Friday, 10 February 2012

star - How loud would the Sun be?

The Sun is immensely loud. The surface generates thousands to tens of thousands of watts of sound power for every square meter. That's something like 10x to 100x the power flux through the speakers at a rock concert, or out the front of a police siren. Except the "speaker surface" in this case is the entire surface of the Sun, some 10,000 times larger than the surface area of Earth.



Despite what "user10094" said, we do in fact know what the Sun "sounds" like -- instruments like SDO's HMI or SOHO's MDI or the ground-based GONG observatory measure the Doppler shift everywhere on the visible surface of the Sun, and we can actually see sound waves (well, infrasound waves) resonating in the Sun as a whole! Pretty cool, eh? Since the Sun is large, the sound waves resonate at very deep frequencies -- typical resonant modes have 5 minute periods, and there are about a million of them going all at once.



The resonant modes in the Sun are excited by something. That something is the tremendous broadband rushing of convective turbulence. Heat gets brought to the surface of the Sun by convection -- hot material rises through the outer layers, reaches the surface, cools off (by radiating sunlight), and sinks. The "typical" convection cell is about the size of Texas, and is called a "granule" because they look like little grains when viewed through a telescope. Each one (the size of Texas, remember) rises, disperses its light, and sinks in five minutes. That produces a heck of a racket. There are something like 10 million of those all over the surface of the Sun at any one time. Most of that sound energy just gets reflected right back down into the Sun, but some of it gets out into the solar chromosphere and corona. No one can be sure, yet, just how much of that sound energy gets out, but it's most likely between about 30 and about 300 watts per square meter of surface, on average. The uncertainty comes because the surface dynamics of the Sun are tricky. In the deep interior, we can pretend the solar magnetic field doesn't affect the physics much and use hydrodynamics, and in the exterior (corona) we can pretend the gas itself doesn't affect the physics much. At the boundary layers above the visible surface, neither approximation applies and the physics gets too tricky to be tractable (yet).

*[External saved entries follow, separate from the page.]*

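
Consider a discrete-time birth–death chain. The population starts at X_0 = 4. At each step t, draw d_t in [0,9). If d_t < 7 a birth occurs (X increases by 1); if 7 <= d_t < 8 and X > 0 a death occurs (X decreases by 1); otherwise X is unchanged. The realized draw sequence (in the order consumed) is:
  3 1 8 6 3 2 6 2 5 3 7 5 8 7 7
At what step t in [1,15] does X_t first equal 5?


t=0: X=4, d=3 → birth, X_1=5
t=1: X=5, d=1 → birth, X_2=6
t=2: X=6, d=8 → hold, X_3=6
t=3: X=6, d=6 → birth, X_4=7
t=4: X=7, d=3 → birth, X_5=8
t=5: X=8, d=2 → birth, X_6=9
t=6: X=9, d=6 → birth, X_7=10
t=7: X=10, d=2 → birth, X_8=11
t=8: X=11, d=5 → birth, X_9=12
t=9: X=12, d=3 → birth, X_10=13
t=10: X=13, d=7 → death, X_11=12
t=11: X=12, d=5 → birth, X_12=13
t=12: X=13, d=8 → hold, X_13=13
t=13: X=13, d=7 → death, X_14=12
t=14: X=12, d=7 → death, X_15=11

1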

In terms of dBA, if all that leaked sound could somehow propagate to Earth, well let's see... Sunlight at Earth is attenuated about 10,000 times by distance (i.e. it's 10,000 times brighter at the surface of the Sun), so if 200 W/m2 of sound at the Sun could somehow propagate out to Earth it would yield a sound intensity of about 20 mW/m2. 0dB is about 1pW/m2 , so that's about 100dB. At Earth, some 150,000,000 kilometers from the sound source. Good thing sound doesn't travel through space, eh?

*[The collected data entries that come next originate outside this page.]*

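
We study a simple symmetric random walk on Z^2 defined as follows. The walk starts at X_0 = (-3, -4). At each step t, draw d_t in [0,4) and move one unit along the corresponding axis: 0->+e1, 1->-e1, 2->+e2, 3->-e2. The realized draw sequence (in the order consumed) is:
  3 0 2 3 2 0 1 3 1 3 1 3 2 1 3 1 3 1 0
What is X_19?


(-6, -8)

t=0: X=(-3, -4), d=3 → -e2, X_1=(-3, -5)
t=1: X=(-3, -5), d=0 → +e1, X_2=(-2, -5)
t=2: X=(-2, -5), d=2 → +e2, X_3=(-2, -4)
t=3: X=(-2, -4), d=3 → -e2, X_4=(-2, -5)
t=4: X=(-2, -5), d=2 → +e2, X_5=(-2, -4)
t=5: X=(-2, -4), d=0 → +e1, X_6=(-1, -4)
t=6: X=(-1, -4), d=1 → -e1, X_7=(-2, -4)
t=7: X=(-2, -4), d=3 → -e2, X_8=(-2, -5)
t=8: X=(-2, -5), d=1 → -e1, X_9=(-3, -5)
t=9: X=(-3, -5), d=3 → -e2, X_10=(-3, -6)
t=10: X=(-3, -6), d=1 → -e1, X_11=(-4, -6)
t=11: X=(-4, -6), d=3 → -e2, X_12=(-4, -7)
t=12: X=(-4, -7), d=2 → +e2, X_13=(-4, -6)
t=13: X=(-4, -6), d=1 → -e1, X_14=(-5, -6)
t=14: X=(-5, -6), d=3 → -e2, X_15=(-5, -7)
t=15: X=(-5, -7), d=1 → -e1, X_16=(-6, -7)
t=16: X=(-6, -7), d=3 → -e2, X_17=(-6, -8)
t=17: X=(-6, -8), d=1 → -e1, X_18=(-7, -8)
t=18: X=(-7, -8), d=0 → +e1, X_19=(-6, -8)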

The good folks at the SOHO/MDI project created some sound files of resonant solar oscillations by speeding up the data from their instrument by 43,000 times. You can hear those here, at the Solar Center website. Someone else did the same thing with the SDO/HMI instrument, and superposed the sounds on first-light videos from SDO. Both of those sounds, which sound sort of like rubber bands twanging, are heavily filtered from the data -- a particular resonant spatial mode (shape of a resonant sound) is being extracted from the data, and so you hear mainly that particular resonant mode. The actual unfiltered sound is far more cacophonous, and to the ear would sound less like a resonant sound and more like noise.